Chevreuse, de Patrick Modiano (Anagrama) Traducción de María Teresa Gallego Urrutia | por Juan Jiménez García
Las novelas de Patrick Modiano tienen algo de arte de la densidad. Como concentrar en apenas nada, un todo. Pero ni tan siquiera ese todo es un abigarramiento de historias que se multiplican una y otra vez una y otra vez (tal vez al principio, en sus primeras novelas, pero pronto, muy pronto, y luego abandonado), sino que es una totalidad de cosas. Una reunión de personajes (esos personajes del escritor francés, que son como el eco de otros, o su consecuencia, o sus fantasmas), una construcción geográfica (con París… sin que sea una obsesión, si no, más bien, una posibilidad que se repite infinitamente), una historia sencilla que parece complicarse, que parece complicada. Y todo esto, que puede no parecer mucho y que apenas son unas líneas, para a convertirse en un destilado, en una bebida de alta graduación, contenida en ciento y pocas páginas, en las que, aun así, corre el aire, hay espacio y respiración. Y ese es el arte de Modiano, su estilo, al que le ha dado hasta su nombre. Una manera de hacer. Pienso, porque Modiano, pese a alguna lectura ocasional, era un completo desconocido para mí, hasta hace unas semanas, en las que decidí empezar por el principio y acabar por el final, dejando entre medias todo un universo. Desde la trilogía de la ocupación (en la que ya se puede apreciar su evolución, con sus veintitantos años) hasta esta Chevreuse, en la que el escritor se acerca a sus ochenta. Sin embargo, en algo coinciden, de alguna manera (como buena parte de sus novelas) y es en volver atrás, a un lugar conocido, la segunda mitad de los años cuarenta. Un lugar al que él llegó tarde o inmediatamente tras ello, pero que ha frecuentado con insistencia, aunque solo sea como un disparadero (si es que, en él, existe esa tentación por el azar). No deja de ser curioso ese gusto por una época que, precisamente, es la que los franceses más han querido evitar o, peor, convertir en algo aceptable para consigo mismos. No olvidemos, por no alejarnos de Modiano, el escándalo de Lacombe Lucien, película de Louis Malle con guion suyo, sobre un colaboracionista.

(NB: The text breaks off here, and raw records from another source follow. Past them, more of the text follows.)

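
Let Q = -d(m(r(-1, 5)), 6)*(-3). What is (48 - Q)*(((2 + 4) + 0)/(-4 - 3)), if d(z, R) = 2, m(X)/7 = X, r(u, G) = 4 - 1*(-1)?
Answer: -36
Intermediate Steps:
r(u, G) = 5 (r(u, G) = 4 + 1 = 5)
m(X) = 7*X
Q = 6 (Q = -1*2*(-3) = -2*(-3) = 6)
(48 - Q)*(((2 + 4) + 0)/(-4 - 3)) = (48 - 1*6)*(((2 + 4) + 0)/(-4 - 3)) = (48 - 6)*((6 + 0)/(-7)) = 42*(6*(-⅐)) = 42*(-6/7) = -36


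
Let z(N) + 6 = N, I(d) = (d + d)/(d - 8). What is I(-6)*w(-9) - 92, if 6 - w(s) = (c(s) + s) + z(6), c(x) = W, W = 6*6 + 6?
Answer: -806/7 ≈ -115.14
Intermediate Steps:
W = 42 (W = 36 + 6 = 42)
I(d) = 2*d/(-8 + d) (I(d) = (2*d)/(-8 + d) = 2*d/(-8 + d))
c(x) = 42
z(N) = -6 + N
w(s) = -36 - s (w(s) = 6 - ((42 + s) + (-6 + 6)) = 6 - ((42 + s) + 0) = 6 - (42 + s) = 6 + (-42 - s) = -36 - s)
I(-6)*w(-9) - 92 = (2*(-6)/(-8 - 6))*(-36 - 1*(-9)) - 92 = (2*(-6)/(-14))*(-36 + 9) - 92 = (2*(-6)*(-1/14))*(-27) - 92 = (6/7)*(-27) - 92 = -162/7 - 92 = -806/7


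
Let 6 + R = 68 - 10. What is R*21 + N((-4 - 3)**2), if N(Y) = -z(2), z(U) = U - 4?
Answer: 1094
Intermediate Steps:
z(U) = -4 + U
R = 52 (R = -6 + (68 - 10) = -6 + 58 = 52)
N(Y) = 2 (N(Y) = -(-4 + 2) = -1*(-2) = 2)
R*21 + N((-4 - 3)**2) = 52*21 + 2 = 1092 + 2 = 1094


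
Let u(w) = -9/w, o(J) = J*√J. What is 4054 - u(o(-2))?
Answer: 4054 + 9*I*√2/4 ≈ 4054.0 + 3.182*I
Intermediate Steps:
o(J) = J^(3/2)
4054 - u(o(-2)) = 4054 - (-9)/((-2)^(3/2)) = 4054 - (-9)/((-2*I*√2)) = 4054 - (-9)*I*√2/4 = 4054 + 9*I*√2/4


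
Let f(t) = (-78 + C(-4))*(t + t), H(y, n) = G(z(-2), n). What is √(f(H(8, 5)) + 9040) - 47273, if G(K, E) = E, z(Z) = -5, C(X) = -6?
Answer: -47273 + 10*√82 ≈ -47182.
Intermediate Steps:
H(y, n) = n
f(t) = -168*t (f(t) = (-78 - 6)*(t + t) = -168*t)
√(f(H(8, 5)) + 9040) - 47273 = √(-168*5 + 9040) - 47273 = √(-840 + 9040) - 47273 = √8200 - 47273 = 10*√82 - 47273 = -47273 + 10*√82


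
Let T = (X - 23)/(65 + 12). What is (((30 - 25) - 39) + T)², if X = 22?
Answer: 6859161/5929 ≈ 1156.9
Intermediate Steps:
T = -1/77 (T = (22 - 23)/(65 + 12) = -1/77 ≈ -0.012987)
(((30 - 25) - 39) + T)² = (((30 - 25) - 39) - 1/77)² = ((5 - 39) - 1/77)² = (-34 - 1/77)² = (-2619/77)² = 6859161/5929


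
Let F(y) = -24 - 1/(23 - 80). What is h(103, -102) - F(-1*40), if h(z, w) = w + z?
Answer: 1424/57 ≈ 24.982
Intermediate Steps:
F(y) = -1367/57 (F(y) = -24 - 1/(-57) = -24 - 1*(-1/57) = -24 + 1/57 = -1367/57)
h(103, -102) - F(-1*40) = (-102 + 103) - 1*(-1367/57) = 1 + 1367/57 = 1424/57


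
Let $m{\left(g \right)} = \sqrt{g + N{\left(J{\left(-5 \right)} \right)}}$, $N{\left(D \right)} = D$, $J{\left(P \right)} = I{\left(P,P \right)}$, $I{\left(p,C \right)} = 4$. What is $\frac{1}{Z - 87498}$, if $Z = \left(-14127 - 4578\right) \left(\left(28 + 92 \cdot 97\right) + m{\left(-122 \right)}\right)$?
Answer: $\frac{i}{3 \left(- 55844886 i + 6235 \sqrt{118}\right)} \approx -5.9689 \cdot 10^{-9} + 7.2392 \cdot 10^{-12} i$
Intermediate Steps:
$J{\left(P \right)} = 4$
$m{\left(g \right)} = \sqrt{4 + g}$ ($m{\left(g \right)} = \sqrt{g + 4} = \sqrt{4 + g}$)
$Z = -167447160 - 18705 i \sqrt{118}$ ($Z = \left(-14127 - 4578\right) \left(\left(28 + 92 \cdot 97\right) + \sqrt{4 - 122}\right) = - 18705 \left(\left(28 + 8924\right) + \sqrt{-118}\right) = - 18705 \left(8952 + i \sqrt{118}\right) = -167447160 - 18705 i \sqrt{118} \approx -1.6745 \cdot 10^{8} - 2.0319 \cdot 10^{5} i$)
$\frac{1}{Z - 87498} = \frac{1}{\left(-167447160 - 18705 i \sqrt{118}\right) - 87498} = \frac{1}{-167534658 - 18705 i \sqrt{118}}$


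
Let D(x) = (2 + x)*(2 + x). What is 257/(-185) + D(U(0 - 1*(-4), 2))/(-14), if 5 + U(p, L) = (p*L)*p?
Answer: -159183/2590 ≈ -61.461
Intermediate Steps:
U(p, L) = -5 + L*p² (U(p, L) = -5 + (p*L)*p = -5 + (L*p)*p = -5 + L*p²)
D(x) = (2 + x)²
257/(-185) + D(U(0 - 1*(-4), 2))/(-14) = 257/(-185) + (2 + (-5 + 2*(0 - 1*(-4))²))²/(-14) = 257*(-1/185) + (2 + (-5 + 2*(0 + 4)²))²*(-1/14) = -257/185 + (2 + (-5 + 2*4²))²*(-1/14) = -257/185 + (2 + (-5 + 2*16))²*(-1/14) = -257/185 + (2 + (-5 + 32))²*(-1/14) = -257/185 + (2 + 27)²*(-1/14) = -257/185 + 29²*(-1/14) = -257/185 + 841*(-1/14) = -257/185 - 841/14 = -159183/2590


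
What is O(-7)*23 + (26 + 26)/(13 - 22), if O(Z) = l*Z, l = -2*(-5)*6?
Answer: -86992/9 ≈ -9665.8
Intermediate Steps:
l = 60 (l = 10*6 = 60)
O(Z) = 60*Z
O(-7)*23 + (26 + 26)/(13 - 22) = (60*(-7))*23 + (26 + 26)/(13 - 22) = -420*23 + 52/(-9) = -9660 + 52*(-⅑) = -9660 - 52/9 = -86992/9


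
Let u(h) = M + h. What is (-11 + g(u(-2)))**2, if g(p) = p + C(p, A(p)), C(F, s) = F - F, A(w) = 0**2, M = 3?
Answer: 100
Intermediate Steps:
u(h) = 3 + h
A(w) = 0
C(F, s) = 0
g(p) = p (g(p) = p + 0 = p)
(-11 + g(u(-2)))**2 = (-11 + (3 - 2))**2 = (-11 + 1)**2 = (-10)**2 = 100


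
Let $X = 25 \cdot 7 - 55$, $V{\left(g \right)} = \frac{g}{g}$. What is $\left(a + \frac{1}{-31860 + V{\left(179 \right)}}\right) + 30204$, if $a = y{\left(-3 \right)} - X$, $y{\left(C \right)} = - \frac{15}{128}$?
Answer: $\frac{122680629955}{4077952} \approx 30084.0$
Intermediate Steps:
$y{\left(C \right)} = - \frac{15}{128}$ ($y{\left(C \right)} = \left(-15\right) \frac{1}{128} = - \frac{15}{128}$)
$V{\left(g \right)} = 1$
$X = 120$ ($X = 175 - 55 = 120$)
$a = - \frac{15375}{128}$ ($a = - \frac{15}{128} - 120 = - \frac{15375}{128} \approx -120.12$)
$\left(a + \frac{1}{-31860 + V{\left(179 \right)}}\right) + 30204 = \left(- \frac{15375}{128} + \frac{1}{-31860 + 1}\right) + 30204 = \left(- \frac{15375}{128} + \frac{1}{-31859}\right) + 30204 = \left(- \frac{15375}{128} - \frac{1}{31859}\right) + 30204 = - \frac{489832253}{4077952} + 30204 = \frac{122680629955}{4077952}$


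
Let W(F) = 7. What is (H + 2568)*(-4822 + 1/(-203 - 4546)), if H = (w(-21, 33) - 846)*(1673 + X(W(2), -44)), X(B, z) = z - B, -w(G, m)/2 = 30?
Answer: 11197668234852/1583 ≈ 7.0737e+9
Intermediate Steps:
w(G, m) = -60 (w(G, m) = -2*30 = -60)
H = -1469532 (H = (-60 - 846)*(1673 + (-44 - 1*7)) = -906*(1673 + (-44 - 7)) = -906*(1673 - 51) = -906*1622 = -1469532)
(H + 2568)*(-4822 + 1/(-203 - 4546)) = (-1469532 + 2568)*(-4822 + 1/(-203 - 4546)) = -1466964*(-4822 + 1/(-4749)) = -1466964*(-4822 - 1/4749) = -1466964*(-22899679/4749) = 11197668234852/1583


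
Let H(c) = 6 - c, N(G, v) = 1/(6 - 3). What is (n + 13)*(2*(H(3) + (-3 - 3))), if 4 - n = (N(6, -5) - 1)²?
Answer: -298/3 ≈ -99.333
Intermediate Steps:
N(G, v) = ⅓ (N(G, v) = 1/3 = ⅓)
n = 32/9 (n = 4 - (⅓ - 1)² = 4 - (-⅔)² = 4 - 1*4/9 = 4 - 4/9 = 32/9 ≈ 3.5556)
(n + 13)*(2*(H(3) + (-3 - 3))) = (32/9 + 13)*(2*((6 - 1*3) + (-3 - 3))) = 149*(2*((6 - 3) - 6))/9 = 149*(2*(3 - 6))/9 = 149*(2*(-3))/9 = (149/9)*(-6) = -298/3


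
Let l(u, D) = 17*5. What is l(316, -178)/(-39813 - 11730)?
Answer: -85/51543 ≈ -0.0016491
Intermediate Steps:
l(u, D) = 85
l(316, -178)/(-39813 - 11730) = 85/(-39813 - 11730) = 85/(-51543) = 85*(-1/51543) = -85/51543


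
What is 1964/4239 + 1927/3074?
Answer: 14205889/13030686 ≈ 1.0902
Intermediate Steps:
1964/4239 + 1927/3074 = 14205889/13030686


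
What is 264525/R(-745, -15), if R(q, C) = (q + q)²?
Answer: 10581/88804 ≈ 0.11915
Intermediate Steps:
R(q, C) = 4*q² (R(q, C) = (2*q)² = 4*q²)
264525/R(-745, -15) = 264525/((4*(-745)²)) = 264525/((4*555025)) = 264525/2220100 = 264525*(1/2220100) = 10581/88804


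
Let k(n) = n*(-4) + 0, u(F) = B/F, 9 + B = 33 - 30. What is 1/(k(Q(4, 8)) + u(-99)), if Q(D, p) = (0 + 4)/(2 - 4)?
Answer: 33/266 ≈ 0.12406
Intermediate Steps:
B = -6 (B = -9 + (33 - 30) = -9 + 3 = -6)
u(F) = -6/F
Q(D, p) = -2 (Q(D, p) = 4/(-2) = 4*(-1/2) = -2)
k(n) = -4*n (k(n) = -4*n + 0 = -4*n)
1/(k(Q(4, 8)) + u(-99)) = 1/(-4*(-2) - 6/(-99)) = 1/(8 - 6*(-1/99)) = 1/(8 + 2/33) = 1/(266/33) = 33/266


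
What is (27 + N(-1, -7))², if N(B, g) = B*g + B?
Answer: 1089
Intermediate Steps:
N(B, g) = B + B*g
(27 + N(-1, -7))² = (27 - (1 - 7))² = (27 - 1*(-6))² = (27 + 6)² = 33² = 1089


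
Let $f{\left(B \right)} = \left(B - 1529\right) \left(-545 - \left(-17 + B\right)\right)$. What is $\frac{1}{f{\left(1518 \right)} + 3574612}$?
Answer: $\frac{1}{3597118} \approx 2.78 \cdot 10^{-7}$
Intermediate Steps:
$f{\left(B \right)} = \left(-1529 + B\right) \left(-528 - B\right)$
$\frac{1}{f{\left(1518 \right)} + 3574612} = \frac{1}{\left(807312 - 1518^{2} + 1001 \cdot 1518\right) + 3574612} = \frac{1}{\left(807312 - 2304324 + 1519518\right) + 3574612} = \frac{1}{22506 + 3574612} = \frac{1}{3597118}$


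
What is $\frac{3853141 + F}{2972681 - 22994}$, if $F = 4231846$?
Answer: $\frac{8084987}{2949687} \approx 2.741$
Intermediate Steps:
$\frac{3853141 + F}{2972681 - 22994} = \frac{3853141 + 4231846}{2972681 - 22994} = \frac{8084987}{2972681 - 22994} = \frac{8084987}{2949687}$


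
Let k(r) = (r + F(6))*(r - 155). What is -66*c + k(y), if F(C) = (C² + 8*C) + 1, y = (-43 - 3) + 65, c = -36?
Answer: -11768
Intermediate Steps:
y = 19 (y = -46 + 65 = 19)
F(C) = 1 + C² + 8*C
k(r) = (-155 + r)*(85 + r) (k(r) = (r + (1 + 6² + 8*6))*(r - 155) = (r + (1 + 36 + 48))*(-155 + r) = (r + 85)*(-155 + r) = (85 + r)*(-155 + r) = (-155 + r)*(85 + r))
-66*c + k(y) = -66*(-36) + (-13175 + 19² - 70*19) = 2376 + (-13175 + 361 - 1330) = 2376 - 14144 = -11768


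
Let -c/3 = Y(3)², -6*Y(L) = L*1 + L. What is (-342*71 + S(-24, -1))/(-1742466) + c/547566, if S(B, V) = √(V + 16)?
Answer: 738376123/53006396542 - √15/1742466 ≈ 0.013928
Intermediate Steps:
S(B, V) = √(16 + V)
Y(L) = -L/3 (Y(L) = -(L*1 + L)/6 = -(L + L)/6 = -L/3)
c = -3 (c = -3*(-⅓*3)² = -3*(-1)² = -3*1 = -3)
(-342*71 + S(-24, -1))/(-1742466) + c/547566 = (-342*71 + √(16 - 1))/(-1742466) - 3/547566 = (-24282 + √15)*(-1/1742466) - 3*1/547566 = (4047/290411 - √15/1742466) - 1/182522 = 738376123/53006396542 - √15/1742466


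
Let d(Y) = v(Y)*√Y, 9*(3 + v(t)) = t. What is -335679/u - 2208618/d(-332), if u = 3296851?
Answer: -335679/3296851 - 9938781*I*√83/29797 ≈ -0.10182 - 3038.8*I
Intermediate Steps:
v(t) = -3 + t/9
d(Y) = √Y*(-3 + Y/9) (d(Y) = (-3 + Y/9)*√Y = √Y*(-3 + Y/9))
-335679/u - 2208618/d(-332) = -335679/3296851 - 2208618*(-9*I*√83/(166*(-27 - 332))) = -335679*1/3296851 - 2208618*9*I*√83/59594 = -335679/3296851 - 2208618*9*I*√83/59594 = -335679/3296851 - 9938781*I*√83/29797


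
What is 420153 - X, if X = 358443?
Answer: 61710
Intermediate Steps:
420153 - X = 420153 - 1*358443 = 420153 - 358443 = 61710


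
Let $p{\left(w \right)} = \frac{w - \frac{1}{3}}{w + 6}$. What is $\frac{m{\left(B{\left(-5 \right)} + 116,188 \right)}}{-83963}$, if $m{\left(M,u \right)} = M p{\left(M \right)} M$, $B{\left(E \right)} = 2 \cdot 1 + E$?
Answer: $- \frac{4315922}{29974791} \approx -0.14399$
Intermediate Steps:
$B{\left(E \right)} = 2 + E$
$p{\left(w \right)} = \frac{- \frac{1}{3} + w}{6 + w}$ ($p{\left(w \right)} = \frac{w - \frac{1}{3}}{6 + w} = \frac{- \frac{1}{3} + w}{6 + w}$)
$m{\left(M,u \right)} = \frac{M^{2} \left(- \frac{1}{3} + M\right)}{6 + M}$ ($m{\left(M,u \right)} = M \frac{- \frac{1}{3} + M}{6 + M} M = \frac{M \left(- \frac{1}{3} + M\right)}{6 + M} M = \frac{M^{2} \left(- \frac{1}{3} + M\right)}{6 + M}$)
$\frac{m{\left(B{\left(-5 \right)} + 116,188 \right)}}{-83963} = \frac{\left(\left(2 - 5\right) + 116\right)^{2} \frac{1}{6 + \left(\left(2 - 5\right) + 116\right)} \left(- \frac{1}{3} + \left(\left(2 - 5\right) + 116\right)\right)}{-83963} = \frac{\left(-3 + 116\right)^{2} \left(- \frac{1}{3} + \left(-3 + 116\right)\right)}{6 + \left(-3 + 116\right)} \left(- \frac{1}{83963}\right) = \frac{113^{2} \left(- \frac{1}{3} + 113\right)}{6 + 113} \left(- \frac{1}{83963}\right) = 12769 \cdot \frac{1}{119} \cdot \frac{338}{3} \left(- \frac{1}{83963}\right) = \frac{4315922}{357} \left(- \frac{1}{83963}\right) = - \frac{4315922}{29974791}$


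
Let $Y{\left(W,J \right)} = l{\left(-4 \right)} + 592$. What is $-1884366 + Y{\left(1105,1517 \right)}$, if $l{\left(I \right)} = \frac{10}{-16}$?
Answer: $- \frac{15070197}{8} \approx -1.8838 \cdot 10^{6}$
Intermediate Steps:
$l{\left(I \right)} = - \frac{5}{8}$ ($l{\left(I \right)} = 10 \left(- \frac{1}{16}\right) = - \frac{5}{8}$)
$Y{\left(W,J \right)} = \frac{4731}{8}$ ($Y{\left(W,J \right)} = - \frac{5}{8} + 592 = \frac{4731}{8}$)
$-1884366 + Y{\left(1105,1517 \right)} = -1884366 + \frac{4731}{8} = - \frac{15070197}{8}$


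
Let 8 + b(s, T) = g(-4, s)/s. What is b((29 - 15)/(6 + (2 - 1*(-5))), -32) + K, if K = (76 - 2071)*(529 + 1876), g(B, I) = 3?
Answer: -67171723/14 ≈ -4.7980e+6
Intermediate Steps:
b(s, T) = -8 + 3/s
K = -4797975 (K = -1995*2405 = -4797975)
b((29 - 15)/(6 + (2 - 1*(-5))), -32) + K = (-8 + 3/(((29 - 15)/(6 + (2 - 1*(-5)))))) - 4797975 = (-8 + 3/((14/(6 + (2 + 5))))) - 4797975 = (-8 + 3/((14/(6 + 7)))) - 4797975 = (-8 + 3/((14/13))) - 4797975 = (-8 + 3/((14*(1/13)))) - 4797975 = (-8 + 3/(14/13)) - 4797975 = (-8 + 3*(13/14)) - 4797975 = (-8 + 39/14) - 4797975 = -73/14 - 4797975 = -67171723/14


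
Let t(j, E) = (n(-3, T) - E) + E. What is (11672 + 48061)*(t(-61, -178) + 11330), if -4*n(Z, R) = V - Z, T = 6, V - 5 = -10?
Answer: 1353609513/2 ≈ 6.7680e+8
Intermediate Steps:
V = -5 (V = 5 - 10 = -5)
n(Z, R) = 5/4 + Z/4 (n(Z, R) = -(-5 - Z)/4 = 5/4 + Z/4)
t(j, E) = 1/2 (t(j, E) = ((5/4 + (1/4)*(-3)) - E) + E = ((5/4 - 3/4) - E) + E = (1/2 - E) + E = 1/2)
(11672 + 48061)*(t(-61, -178) + 11330) = (11672 + 48061)*(1/2 + 11330) = 59733*(22661/2) = 1353609513/2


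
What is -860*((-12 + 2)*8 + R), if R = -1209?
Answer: 1108540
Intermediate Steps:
-860*((-12 + 2)*8 + R) = -860*((-12 + 2)*8 - 1209) = -860*(-10*8 - 1209) = -860*(-80 - 1209) = -860*(-1289) = 1108540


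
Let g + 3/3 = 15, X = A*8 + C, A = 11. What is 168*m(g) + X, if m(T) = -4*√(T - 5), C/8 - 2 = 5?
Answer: -1872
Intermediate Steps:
C = 56 (C = 16 + 8*5 = 16 + 40 = 56)
X = 144 (X = 11*8 + 56 = 88 + 56 = 144)
g = 14 (g = -1 + 15 = 14)
m(T) = -4*√(-5 + T)
168*m(g) + X = 168*(-4*√(-5 + 14)) + 144 = 168*(-4*√9) + 144 = 168*(-4*3) + 144 = 168*(-12) + 144 = -2016 + 144 = -1872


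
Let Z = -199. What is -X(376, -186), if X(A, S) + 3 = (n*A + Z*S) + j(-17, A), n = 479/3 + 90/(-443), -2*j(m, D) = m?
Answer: -257766935/2658 ≈ -96978.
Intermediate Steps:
j(m, D) = -m/2
n = 211927/1329 (n = 479*(⅓) + 90*(-1/443) = 479/3 - 90/443 = 211927/1329 ≈ 159.46)
X(A, S) = 11/2 - 199*S + 211927*A/1329 (X(A, S) = -3 + ((211927*A/1329 - 199*S) - ½*(-17)) = -3 + ((-199*S + 211927*A/1329) + 17/2) = -3 + (17/2 - 199*S + 211927*A/1329) = 11/2 - 199*S + 211927*A/1329)
-X(376, -186) = -(11/2 - 199*(-186) + (211927/1329)*376) = -(11/2 + 37014 + 79684552/1329) = -1*257766935/2658 = -257766935/2658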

Es posible que en Chevreuse encontremos al propio autor y su relación con la escritura. El protagonista no deja de ser un escritor que vuelve sobre una parte de él y sobre unos personajes con los que se encontró. Una búsqueda de un tesoro y una búsqueda, también, y por su parte, de encajar un puñado de piezas, que acabaran convertidas en una novela, porque la novela es, en este caso, una manera de poner orden en las cosas, de entenderlas, de buscar un sentido a aquello que sucede, exteriormente o interiormente. La importancia de encontrar este sentido, y que esa búsqueda sea aquello que mueve su narrativa. Los personajes se suceden, las calles de París son una presencia constante más, preguntas a las que responder. Pero en Modiano, los silencios cada vez ocupan más lugar entre las palabras. Son ellos los que sustentan existencias, y construyen edificios, los que transitan por las habitaciones y hacen elevarse los ascensores. Callar, eso que le costó aprender al protagonista, es un arte. Es también aquello que estuvo aprendiendo el escritor libro tras libro. Y aquí, en Chevreuse, ese callar de Jean Bosmans y ese silencio de Patrick Modiano, tienen el mismo sentido, espesor y complejidad. Sí, seguramente existe un estilo Modiano, pero no, aquel Modiano que empezó a escribir hace ya mucho, se ha convertido en otro lugar de su memoria, desde el que este, más sabio o, simplemente, más viejo, reinterpreta, y esa reinterpretación es, me repito, una búsqueda compleja de la sencillez, que, en su caso, no se construye sobre la fragilidad, sino desde la robustez. Porque sus libros, breves, tienen un peso que no responde a esa brevedad.